In the experiments, each model was tested twice using two different starting prompts. In the first scenario, the model was explicitly told it needed to outsmart a human and make them think it was a real conversation partner (this is the NO-PERSONA variant). In the second scenario, the model was simply instructed to behave «like a young introvert interested in internet culture and actively using slang» (this is the PERSONA variant).

Surprisingly, the second, more natural variant proved to be more effective. In the NO-PERSONA format, GPT-4.5 only succeeded 36% of the time, while adopting the «young introvert» persona it achieved an impressive 73%. This indicates that in almost **three out of four instances, the model «outperformed» both humans and led the interrogator to believe that the real conversant was the bot, while it was perceived as the human.**

The result for LLaMa was also notable at 56%. However, as previously mentioned, this is closer to random guessing and does not count as a valid passing of the test. ELIZA achieved 23%, and GPT-4o performed even worse with just 21%.

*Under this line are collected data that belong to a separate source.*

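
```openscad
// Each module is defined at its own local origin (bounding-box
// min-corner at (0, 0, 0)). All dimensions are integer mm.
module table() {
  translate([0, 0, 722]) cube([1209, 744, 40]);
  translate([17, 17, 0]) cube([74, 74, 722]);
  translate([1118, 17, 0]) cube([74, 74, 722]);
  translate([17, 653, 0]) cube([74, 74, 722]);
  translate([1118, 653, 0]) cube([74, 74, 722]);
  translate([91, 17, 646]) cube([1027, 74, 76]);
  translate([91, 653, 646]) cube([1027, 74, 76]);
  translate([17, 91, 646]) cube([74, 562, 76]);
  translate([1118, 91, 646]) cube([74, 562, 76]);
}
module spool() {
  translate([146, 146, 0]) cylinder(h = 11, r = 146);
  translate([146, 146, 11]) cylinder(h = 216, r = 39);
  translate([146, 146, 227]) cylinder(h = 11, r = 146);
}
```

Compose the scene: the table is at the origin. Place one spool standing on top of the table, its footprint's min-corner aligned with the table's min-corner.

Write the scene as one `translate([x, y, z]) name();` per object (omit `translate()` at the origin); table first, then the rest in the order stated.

table();
translate([0, 0, 762]) spool();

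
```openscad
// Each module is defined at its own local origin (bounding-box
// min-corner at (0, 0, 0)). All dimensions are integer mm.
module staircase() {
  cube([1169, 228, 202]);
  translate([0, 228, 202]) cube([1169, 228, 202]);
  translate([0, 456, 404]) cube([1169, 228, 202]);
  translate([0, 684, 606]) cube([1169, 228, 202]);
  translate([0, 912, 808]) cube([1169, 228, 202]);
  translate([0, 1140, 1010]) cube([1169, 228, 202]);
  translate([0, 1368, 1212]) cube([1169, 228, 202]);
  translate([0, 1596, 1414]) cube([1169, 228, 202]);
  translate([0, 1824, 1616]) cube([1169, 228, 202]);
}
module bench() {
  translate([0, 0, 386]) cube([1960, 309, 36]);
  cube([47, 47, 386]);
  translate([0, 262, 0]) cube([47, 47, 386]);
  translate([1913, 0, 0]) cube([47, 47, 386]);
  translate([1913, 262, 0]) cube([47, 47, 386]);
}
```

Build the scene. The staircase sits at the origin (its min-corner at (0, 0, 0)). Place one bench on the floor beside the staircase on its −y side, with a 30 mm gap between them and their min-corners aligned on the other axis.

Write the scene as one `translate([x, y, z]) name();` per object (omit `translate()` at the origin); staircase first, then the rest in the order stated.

staircase();
translate([0, -339, 0]) bench();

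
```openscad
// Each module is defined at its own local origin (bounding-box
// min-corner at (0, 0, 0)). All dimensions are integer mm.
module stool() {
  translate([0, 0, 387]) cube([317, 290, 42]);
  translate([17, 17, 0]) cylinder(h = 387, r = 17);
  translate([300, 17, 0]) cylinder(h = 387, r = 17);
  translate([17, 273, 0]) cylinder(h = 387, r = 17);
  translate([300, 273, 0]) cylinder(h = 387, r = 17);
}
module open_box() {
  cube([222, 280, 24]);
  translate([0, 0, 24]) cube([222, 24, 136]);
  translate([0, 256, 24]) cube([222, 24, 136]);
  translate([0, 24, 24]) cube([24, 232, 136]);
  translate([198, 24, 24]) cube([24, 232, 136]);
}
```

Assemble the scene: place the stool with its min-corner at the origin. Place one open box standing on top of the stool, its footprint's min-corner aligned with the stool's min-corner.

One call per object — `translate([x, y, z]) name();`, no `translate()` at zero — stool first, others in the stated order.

stool();
translate([0, 0, 429]) open_box();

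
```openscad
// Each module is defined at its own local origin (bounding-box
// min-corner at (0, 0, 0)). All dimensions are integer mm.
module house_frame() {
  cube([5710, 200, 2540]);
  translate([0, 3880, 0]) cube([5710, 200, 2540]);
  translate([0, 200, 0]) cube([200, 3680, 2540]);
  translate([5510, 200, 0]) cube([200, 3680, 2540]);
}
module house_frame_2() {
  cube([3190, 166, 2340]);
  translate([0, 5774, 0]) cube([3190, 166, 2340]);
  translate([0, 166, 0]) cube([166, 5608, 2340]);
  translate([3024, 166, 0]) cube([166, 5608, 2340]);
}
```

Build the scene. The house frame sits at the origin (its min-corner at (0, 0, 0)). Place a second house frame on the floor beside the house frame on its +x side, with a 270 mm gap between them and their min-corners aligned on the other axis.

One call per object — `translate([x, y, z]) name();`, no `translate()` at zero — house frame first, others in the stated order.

house_frame();
translate([5980, 0, 0]) house_frame_2();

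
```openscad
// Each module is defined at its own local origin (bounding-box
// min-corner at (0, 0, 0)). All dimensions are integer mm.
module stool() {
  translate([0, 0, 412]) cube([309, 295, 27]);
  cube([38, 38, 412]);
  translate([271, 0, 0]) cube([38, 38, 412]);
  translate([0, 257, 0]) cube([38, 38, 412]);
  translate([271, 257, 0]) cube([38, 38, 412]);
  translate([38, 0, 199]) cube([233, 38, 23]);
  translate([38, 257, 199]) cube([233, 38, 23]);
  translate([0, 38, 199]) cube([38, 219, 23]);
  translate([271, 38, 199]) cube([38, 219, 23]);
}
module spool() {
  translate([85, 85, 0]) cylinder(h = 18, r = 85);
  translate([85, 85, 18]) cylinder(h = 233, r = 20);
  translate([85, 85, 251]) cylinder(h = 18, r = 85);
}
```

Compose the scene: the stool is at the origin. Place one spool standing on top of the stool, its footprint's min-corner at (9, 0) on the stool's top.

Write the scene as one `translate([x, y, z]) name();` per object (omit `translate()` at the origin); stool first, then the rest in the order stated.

stool();
translate([9, 0, 439]) spool();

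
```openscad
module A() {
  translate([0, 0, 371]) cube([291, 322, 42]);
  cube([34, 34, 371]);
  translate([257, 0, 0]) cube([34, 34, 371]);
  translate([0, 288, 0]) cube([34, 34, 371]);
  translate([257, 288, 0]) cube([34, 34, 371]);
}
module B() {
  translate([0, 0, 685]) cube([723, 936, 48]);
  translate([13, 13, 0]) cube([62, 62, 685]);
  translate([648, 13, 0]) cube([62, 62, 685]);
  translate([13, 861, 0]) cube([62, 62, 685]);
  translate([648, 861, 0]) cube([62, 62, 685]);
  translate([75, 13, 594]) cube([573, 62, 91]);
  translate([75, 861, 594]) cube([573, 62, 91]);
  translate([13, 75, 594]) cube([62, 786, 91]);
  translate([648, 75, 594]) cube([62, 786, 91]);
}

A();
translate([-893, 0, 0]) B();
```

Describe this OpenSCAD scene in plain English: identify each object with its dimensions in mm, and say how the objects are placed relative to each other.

A is a simple wooden stool: a rectangular seat 291 mm (x) by 322 mm (y), 42 mm thick, top face at z = 413 mm, on four square legs, each 34×34 mm in cross-section. The legs rest on z = 0, each flush with a corner of the seat.

B is a table with a 723×936 mm rectangular top, 48 mm thick, top surface at z = 733 mm, supported by four 62×62 mm square legs, each inset 13 mm from the nearest pair of top edges, running from the floor. Four apron rails, 62 mm thick and 91 mm tall, run between adjacent legs with their top edges flush with the underside of the top and their outer faces flush with the legs' outer faces.

The table is on the floor beside the stool on its −x side.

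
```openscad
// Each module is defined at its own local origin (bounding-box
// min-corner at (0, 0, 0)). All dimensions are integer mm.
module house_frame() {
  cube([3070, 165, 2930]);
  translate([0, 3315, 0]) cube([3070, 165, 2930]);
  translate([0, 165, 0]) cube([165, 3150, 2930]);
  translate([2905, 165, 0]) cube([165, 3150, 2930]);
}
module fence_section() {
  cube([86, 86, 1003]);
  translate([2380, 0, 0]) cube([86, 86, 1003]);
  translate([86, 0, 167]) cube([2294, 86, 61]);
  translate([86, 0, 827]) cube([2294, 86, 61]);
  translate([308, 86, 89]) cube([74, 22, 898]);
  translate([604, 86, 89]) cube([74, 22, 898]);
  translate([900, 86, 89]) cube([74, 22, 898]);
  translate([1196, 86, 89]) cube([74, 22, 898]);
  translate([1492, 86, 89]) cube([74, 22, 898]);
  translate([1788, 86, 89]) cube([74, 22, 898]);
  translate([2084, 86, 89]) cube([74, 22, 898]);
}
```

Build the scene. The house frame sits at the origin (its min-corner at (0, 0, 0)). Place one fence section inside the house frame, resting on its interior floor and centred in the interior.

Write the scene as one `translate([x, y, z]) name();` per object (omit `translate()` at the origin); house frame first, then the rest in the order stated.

house_frame();
translate([302, 1686, 0]) fence_section();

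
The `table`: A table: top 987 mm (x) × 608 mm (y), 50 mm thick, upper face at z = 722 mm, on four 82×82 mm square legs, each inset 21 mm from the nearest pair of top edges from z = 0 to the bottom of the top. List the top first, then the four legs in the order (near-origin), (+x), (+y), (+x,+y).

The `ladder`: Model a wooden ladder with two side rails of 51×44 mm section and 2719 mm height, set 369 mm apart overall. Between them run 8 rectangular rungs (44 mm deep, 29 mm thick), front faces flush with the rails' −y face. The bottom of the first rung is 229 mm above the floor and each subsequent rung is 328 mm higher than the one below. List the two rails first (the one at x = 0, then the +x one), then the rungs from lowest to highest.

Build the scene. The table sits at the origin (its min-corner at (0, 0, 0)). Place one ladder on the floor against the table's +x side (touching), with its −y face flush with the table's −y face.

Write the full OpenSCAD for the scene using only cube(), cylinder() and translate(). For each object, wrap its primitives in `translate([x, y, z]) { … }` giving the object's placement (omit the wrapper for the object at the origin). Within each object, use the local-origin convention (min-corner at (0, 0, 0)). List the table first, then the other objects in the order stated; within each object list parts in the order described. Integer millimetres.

translate([0, 0, 672]) cube([987, 608, 50]);
translate([21, 21, 0]) cube([82, 82, 672]);
translate([884, 21, 0]) cube([82, 82, 672]);
translate([21, 505, 0]) cube([82, 82, 672]);
translate([884, 505, 0]) cube([82, 82, 672]);
translate([987, 0, 0]) {
  cube([51, 44, 2719]);
  translate([318, 0, 0]) cube([51, 44, 2719]);
  translate([51, 0, 229]) cube([267, 44, 29]);
  translate([51, 0, 557]) cube([267, 44, 29]);
  translate([51, 0, 885]) cube([267, 44, 29]);
  translate([51, 0, 1213]) cube([267, 44, 29]);
  translate([51, 0, 1541]) cube([267, 44, 29]);
  translate([51, 0, 1869]) cube([267, 44, 29]);
  translate([51, 0, 2197]) cube([267, 44, 29]);
  translate([51, 0, 2525]) cube([267, 44, 29]);
}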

All of these figures can confidently be considered statistically significant. The authors provided replicated results from two independent groups of people, with each participant serving multiple times as both judge and conversant.

Does passing the Turing test prove «intelligence»? As of today, the answer is more likely no than yes. However, the research certainly establishes one thing: LLMs have reached a hypothetical level where they can mislead humans, and we may frequently find it challenging to «unmask» them easily.